Second is climate adaptation. Given Georgia’s exposure to natural disasters, floods, landslides, droughts, and avalanches, the strategy supports investments in early warning systems, nature-based solutions, and river basin management. The increasing intensity of extreme weather events and seismic risks threatens both rural infrastructure and urban economies, prompting urgent adaptation measures.
Third is economic decarbonization and circularity. The G3S promotes a low-carbon transition through incentives for renewable energy deployment, electric mobility, building efficiency, and clean industrial technologies. Circular economy principles, reducing, reusing, and recycling, are embedded across the manufacturing and service sectors. The strategy emphasizes that these shifts not only reduce emissions but also lower input costs and open access to emerging green markets.

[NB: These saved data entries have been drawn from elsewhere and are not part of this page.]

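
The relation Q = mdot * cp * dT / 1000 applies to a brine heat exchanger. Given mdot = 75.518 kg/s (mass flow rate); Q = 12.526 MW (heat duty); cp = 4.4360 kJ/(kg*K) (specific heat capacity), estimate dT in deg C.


dT = Q * 1000 / (mdot * cp)
dT = 12.526 * 1000 / (75.518 * 4.4360)
dT = 37.39128 K
Convert (temperature difference, 1 K = 1 deg C): 37.39128 K = 37.39128 deg C
dT = 37.391 deg C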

Fourth is green human capital. Recognizing that a successful green transition depends on people, G3S proposes large-scale reskilling programs, vocational education reforms, and scholarships tailored to agriculture, energy, and environmental management. Programs such as the Green and Agro Scholarships and the National Agricultural Knowledge and Innovation System (AKIS) are key to cultivating a new generation of green professionals, with special attention to youth, rural communities, and women.

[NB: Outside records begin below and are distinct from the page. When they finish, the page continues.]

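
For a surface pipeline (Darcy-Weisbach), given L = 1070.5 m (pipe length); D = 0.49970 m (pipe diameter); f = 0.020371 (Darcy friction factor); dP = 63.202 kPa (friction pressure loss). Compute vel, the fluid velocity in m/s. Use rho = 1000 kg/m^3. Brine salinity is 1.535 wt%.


vel = sqrt(dP*1000*2*D / (f*L*rho))
vel = sqrt(63.202*1000*2*0.49970 / (0.020371*1070.5*1000))
vel = 1.7019 m/s


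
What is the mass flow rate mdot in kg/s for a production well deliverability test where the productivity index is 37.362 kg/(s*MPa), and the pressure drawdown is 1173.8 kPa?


mdot = PI * dP / 1000
mdot = 37.362 * 1173.8 / 1000
mdot = 43.856 kg/s


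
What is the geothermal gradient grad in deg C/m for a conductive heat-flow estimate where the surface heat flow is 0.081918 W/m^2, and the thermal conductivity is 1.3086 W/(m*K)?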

The fifth priority is the architecture for green finance and innovation. To strengthen Georgia’s SMEs and connect them to global low-carbon value chains, the strategy supports the development of environmental, social, and governance (ESG) standards, green bonds, carbon pricing, and climate budget tagging. With guidance from the World Bank and the National Bank of Georgia, tools such as the Sustainable Finance Taxonomy are already being piloted, offering a roadmap for scaling up climate-aligned investments.

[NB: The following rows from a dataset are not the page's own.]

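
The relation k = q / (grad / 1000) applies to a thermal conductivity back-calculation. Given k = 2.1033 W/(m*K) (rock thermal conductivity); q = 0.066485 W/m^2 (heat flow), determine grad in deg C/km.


grad = q / k * 1000
grad = 0.066485 / 2.1033 * 1000
grad = 31.610 deg C/km


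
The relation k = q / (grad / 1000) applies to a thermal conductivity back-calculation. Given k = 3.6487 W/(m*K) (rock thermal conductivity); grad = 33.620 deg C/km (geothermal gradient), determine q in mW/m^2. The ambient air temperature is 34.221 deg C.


q = k * grad / 1000
q = 3.6487 * 33.620 / 1000
q = 0.1226693 W/m^2
Convert: 0.1226693 W/m^2 * 1000.0 = 122.67 mW/m^2
q = 122.67 mW/m^2


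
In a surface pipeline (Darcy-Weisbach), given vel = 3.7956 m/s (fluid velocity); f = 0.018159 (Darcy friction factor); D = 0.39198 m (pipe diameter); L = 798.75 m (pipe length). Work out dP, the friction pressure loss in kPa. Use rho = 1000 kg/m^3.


dP = f * (L/D) * (rho*vel^2/2) / 1000
dP = 0.018159 * (798.75/0.39198) * (1000*3.7956^2/2) / 1000
dP = 266.54 kPa


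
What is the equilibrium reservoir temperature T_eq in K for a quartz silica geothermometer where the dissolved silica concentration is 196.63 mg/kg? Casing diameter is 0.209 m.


T_eq = 1309 / (5.19 - log10(SiO2)) - 273.15
T_eq = 1309 / (5.19 - log10(196.63)) - 273.15
T_eq = 178.7981 deg C
Convert to K: 178.7981 + 273.15 = 451.95 K
T_eq = 451.95 K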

Sectoral Synergies and Policy Instruments
Every sector addressed in the strategy, including agriculture, water, energy, transport, and tourism, has been assessed for potential green growth interventions. In agriculture, for example, G3S supports climate-smart practices, improved irrigation, and manure reuse to enhance productivity and resilience. In energy, it calls for distributed solar, battery storage, and energy retrofits. In transport, the strategy promotes electrified fleets, low-emission public transport, and non-motorized infrastructure such as bike lanes and pedestrian paths.
Tourism is identified as both a vulnerable and promising sector. Ecotourism is seen as a high-potential growth area, provided it’s supported by investments in green infrastructure, conservation of protected areas, and local entrepreneurship. Digitalization also plays a critical cross-cutting role, helping SMEs monitor energy use, optimize logistics, and access new green markets through online platforms.
Bridging the Gap Between Vision and Reality
While the G3S offers a robust roadmap, it also candidly acknowledges the challenges ahead. Institutional fragmentation, uneven data collection, limited climate finance, and low implementation capacity continue to hinder progress. Climate risks, if unmanaged, could exacerbate poverty, migration, and social inequality, especially for women and rural communities. The strategy proposes the Interagency G3S Council as the coordination body to oversee its implementation, encourage evidence-based policymaking, and ensure cross-sectoral dialogue.
The G3S’s ultimate promise lies not in lofty goals, but in its practical, phased approach. By embedding environmental sustainability into the core of Georgia’s development model, the strategy positions the country to weather future climate and trade shocks, attract green investment, and redefine what inclusive, prosperous growth looks like. If its priorities are realized, Georgia could become a beacon for how small economies in vulnerable regions can leapfrog into a green, resilient future.